Venerado, mas pouco lido

Mário Pedrosa e sua mulher, Mary (ao fundo), no apartamento de Ipanema, 1981- Foto: Bel Pedrosa
Mário Pedrosa e sua mulher, Mary (ao fundo), no apartamento de Ipanema, 1981- Foto: Bel Pedrosa
A recepção de Mário Pedrosa, o grande crítico brasileiro do século XX, viveu dois momentos: no primeiro, entre os anos 1970 e 1980, houve seu resgate por meio das compilações realizadas por Aracy Amaral. Nos anos 1990, deu-se a consolidação do legado, graças aos volumes sob os cuidados de Otília Arantes. No espírito reinante de revisão do século XX, predominava a especificação de sua contribuição histórica e das engrenagens de seu pensamento.

A editora Cosac Naify lança agora duas compilações de ensaios de Pedrosa: uma sobre artes plásticas, outra sobre arquitetura, organizadas por Lorenzo Mammì e Guilherme Wisnik, respectivamente. Como as gerações jovens responderão a seus escritos? Como não sucumbir à mitificação de Pedrosa, hoje mais venerado do que lido? Criador de expressões lapidares como a “condenação ao moderno” e o “exercício experimental da liberdade”, não raro as vemos abusivamente repetidas, slogans cujo fim para alguns parece ser tão somente o de encontrar uma escada rumo à institucionalização. Por que Pedrosa nos parece tão atual?

Relativizemos o “Pedrosa amigo de Calder”, o “Pedrosa das teorias da Gestalt”, o “Pedrosa que trocou Portinari pelo concretismo”. Não nos ajudam nem o surrado recurso à intimidade, nem a inexatidão (princípios formalistas já eram correntes aqui, como exemplificam as referências de Sérgio Milliet a Roger Fry), nem o maniqueísmo (ele se afastou de Portinari, mas não do modernismo). Pedrosa pertence a um círculo composto por figuras que vão de Mário de Andrade, Drummond, Manuel Bandeira, Murilo Mendes, Milliet, Luís Martins e Frederico Morais àquelas hoje tidas por menores, como Antonio Bento, Jayme Maurício e José Geraldo Vieira, que superou o crítico “literato-diletante”. Sua originalidade – composta de mobilidade geracional e ambição histórico-intelectual –, permitiu-lhe assimilar indiretamente 1922 sem renunciar ao engajamento à arte abstrata.

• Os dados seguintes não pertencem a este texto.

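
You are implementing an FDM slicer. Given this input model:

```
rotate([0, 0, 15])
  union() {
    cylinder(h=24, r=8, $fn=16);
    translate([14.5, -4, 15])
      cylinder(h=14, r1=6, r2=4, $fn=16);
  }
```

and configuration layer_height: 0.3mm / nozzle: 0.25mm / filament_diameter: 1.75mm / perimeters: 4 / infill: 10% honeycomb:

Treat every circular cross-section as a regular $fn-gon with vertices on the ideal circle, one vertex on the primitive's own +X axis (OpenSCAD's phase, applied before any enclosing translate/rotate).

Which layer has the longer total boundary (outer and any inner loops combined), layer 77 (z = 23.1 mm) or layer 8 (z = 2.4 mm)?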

Conferiu à modernidade uma amplidão fluida, mesmo quando comparada a Milliet e Martins (em ambos, a questão social nos anos 1940, apesar de tratada com sofisticação, guardava certa elegância janota) e, diferentemente de Maurício e Bento (por mais que eles se mostrassem atentos às obras), extrapolava o juízo de gosto pontual. Seu espírito trotskista de “revolução permanente” permitira-lhe um estado de contínua transformação, a ponto de conversar com uma terceira geração de artistas que denominaria “pós-moderna”.

Mário Pedrosa com tela de Milton Da Costa, 1961, no Museu de Arte Moderna de São Paulo, na época dirigido pelo crítico - Foto: Reprodução
Mário Pedrosa com tela de Milton Da Costa, 1961, no Museu de Arte Moderna de São Paulo, na época dirigido pelo crítico – Foto: Reprodução

O primeiro marco se dá no biênio 1948/1949. No ajuste de contas consigo mesmo, ele tenta simultaneamente reposicionar-se diante de Portinari e conquistar uma personalidade autoral, alcançada no texto sobre Calder de 1948. Até então, apesar de seu entusiasmo com Calder, Pedrosa não conseguira nem resolver o antagonismo arte social x abstração, nem definir uma voz própria em relação ao escultor norte-americano (os celebrados textos anteriores são basicamente transcrição do ensaio de Sweeney publicado pelo MoMA); no mesmo período, malgrado sua aprovação dos murais abstratos de Cicero Dias em Recife, a abordagem é titubeante. A escultura monumental de Calder permitira-lhe identificar uma presença pública de vigor semelhante ao da arquitetura, alternativa à opção corrente pelo muralismo, visão que reverberaria em sua leitura do concretismo nos anos 1950.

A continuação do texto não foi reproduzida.